Henüz ilk senem bu bölümde; fakat diyebilirim ki bölüm dersleri dışında alabileceğin kredisiz seçmeli (not ortalamana ne olumlu ne de olumsuz hiçbir etkisi olmayan) dersler de var. Ben şu anda bu şekilde Çince alıyorum.


Bu şekilde yararlanabileceğin pek çok imkan da var ayrıca. Bu tarz fırsatlarla bölümün artısının üstüne kendini daha da geliştirerek ilerisi için önünü daha da çok açabilirsin.


Bunların dışında bu bölüm multidisipliner bir bölüm olduğundan gerektiğinde sosyoloji gerektiğinde psikoloji gerektiğinde antropoloji ile ilgili bilgi birikiminin olması gerekecektir.
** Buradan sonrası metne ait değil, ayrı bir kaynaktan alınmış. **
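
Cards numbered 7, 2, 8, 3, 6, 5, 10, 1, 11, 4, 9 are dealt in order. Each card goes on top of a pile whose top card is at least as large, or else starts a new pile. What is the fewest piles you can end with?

5

The minimum number of non-increasing subsequences covering a sequence equals the length of its longest strictly increasing subsequence.
LIS length is 5 (e.g. 2, 3, 6, 10, 11), so 5 piles are needed.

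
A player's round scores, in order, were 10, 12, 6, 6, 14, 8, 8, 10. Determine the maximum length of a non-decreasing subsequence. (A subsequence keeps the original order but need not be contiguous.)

5

Let dp[i] be the length of the longest such subsequence ending at index i:
i:      1  2  3  4  5  6  7  8
a[i]:  10 12  6  6 14  8  8 10
dp:     1  2  1  2  3  3  4  5
Maximum dp value is 5.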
Elbette o bölümleri okuyan arkadaşlar kadar içli dışlı bir bilgi birikimi gerekmeyecektir; fakat illaki bir şeyler bilmemizi gerektiren bölümler. Yapılan bir tasarımın nasıl bir topluma, kitleye hitap edeceğine göre işin içine bu bahsettiğimiz bölümler illaki giriyor haliyle.


Bana göre pek çok artısı var bu anlamda. İllaki eksileri, eksiklikleri vardır; ama dediğim gibi henüz fakültede ilk senem olduğundan dolayı (hazırlık dolayısıyla okulda ikinci senem) şu an bunların çok da farkında olmayabilirim ya da iş hayatına atıldığımda şunları şunları eksik öğrenmişiz veya bunları daha farlı öğrenebilirdik ya da bunları bunları da öğrenebilirdik diyebilirim de.
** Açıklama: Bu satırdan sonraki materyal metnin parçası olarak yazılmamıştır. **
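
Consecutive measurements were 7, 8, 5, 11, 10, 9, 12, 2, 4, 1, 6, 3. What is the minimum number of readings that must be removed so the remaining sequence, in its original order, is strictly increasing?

Fewest deletions = n − (longest strictly increasing subsequence).
Patience tails:
7 → extends → [7]
8 → extends → [7, 8]
5 → replaces 7 → [5, 8]
11 → extends → [5, 8, 11]
10 → replaces 11 → [5, 8, 10]
9 → replaces 10 → [5, 8, 9]
12 → extends → [5, 8, 9, 12]
2 → replaces 5 → [2, 8, 9, 12]
4 → replaces 8 → [2, 4, 9, 12]
1 → replaces 2 → [1, 4, 9, 12]
6 → replaces 9 → [1, 4, 6, 12]
3 → replaces 4 → [1, 3, 6, 12]
Longest strictly increasing subsequence has length 4, so deletions = 12 − 4 = 8.

8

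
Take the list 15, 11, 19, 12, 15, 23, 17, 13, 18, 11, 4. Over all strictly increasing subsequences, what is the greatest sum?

73

Let S[i] be the best sum of a strictly increasing subsequence ending at i:
i:      1  2  3  4  5  6  7  8  9 10 11
a[i]:  15 11 19 12 15 23 17 13 18 11  4
S:     15 11 34 23 38 61 55 36 73 11  4
Maximum is 73 (e.g. 11 + 12 + 15 + 17 + 18).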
Kısacası bana göre artı olan ögeler belki de senin için bazı yönden eksi olabilir. İyice araştırıp kendince bunun kararına varmanın daha doğru olacağına inanıyorum. 

Tahminimce okuyabilirler; çünkü renkleri diğerlerinin ve kendilerinin nasıl gördüğü ayrımı üzerine çalışıp bu konuda pratik yaptıktan sonra renk körü olduğu anlaşılmayan kişilerle bile tanışabiliyorsunuz ya da böyle birilerinin olduğunu öğreniyorsunuz. Tabii bu tanışılan ve keşfedilen kişilerin renk körlüğü seviyeleri hakkında pek de bir bilgim yok. Bu şekilde bu durumun üstesinden gelerek kendisinde renk körlüğü olduğunu düşünmenize olanak sağlamayan kişiler de var. Hatta bunların arasında tasarımcı olanlar da var; fakat dediğim gibi renk körlüğü seviyeleri, durumları ya da dereceleri hakkında bir bilgim yok.
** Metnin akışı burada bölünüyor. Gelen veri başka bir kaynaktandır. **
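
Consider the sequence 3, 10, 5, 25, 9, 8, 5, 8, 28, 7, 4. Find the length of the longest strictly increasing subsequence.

4

Let dp[i] be the length of the longest such subsequence ending at index i:
i:      1  2  3  4  5  6  7  8  9 10 11
a[i]:   3 10  5 25  9  8  5  8 28  7  4
dp:     1  2  2  3  3  3  2  3  4  3  2
Maximum dp value is 4.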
Ayrıca diğer tasarımcılar kullanacakları renklerin renk körlerini nasıl etkileyeceğini her zaman hatırlayıp düşünemeyebilecek iken bu durumu yaşayan biri olarak bir renk körü elbette bu durumu daha öncelikli bir şekilde ele alacaktır. 


Ayrıca Dünya Sağlık Örgütü (WHO) verilerine göre, yaklaşık her 12 erkekten ve her 200 kadından birinde renk körlüğü var. Bu durumda renk körlüğü gerçekten de Görsel İletişim Tasarımı bölümü için önemli bir unsur. Görsel İletişim Tasarımı multidisipliner bir kimliğe sahip olduğundan ve çalışılabilecek alanları göz önüne aldığımız zaman -ki zaten bir iletişim bölümü- kesinlikle göz ardı edilmemesi gereken bir husus olduğu kanaatindeyim. 


Bu durum sizleri yıldırmamalı. Hatta kendinize ait bir renk kataloğu oluşturup bunu bir avantaja bile çevirebilirsiniz diye düşünüyorum.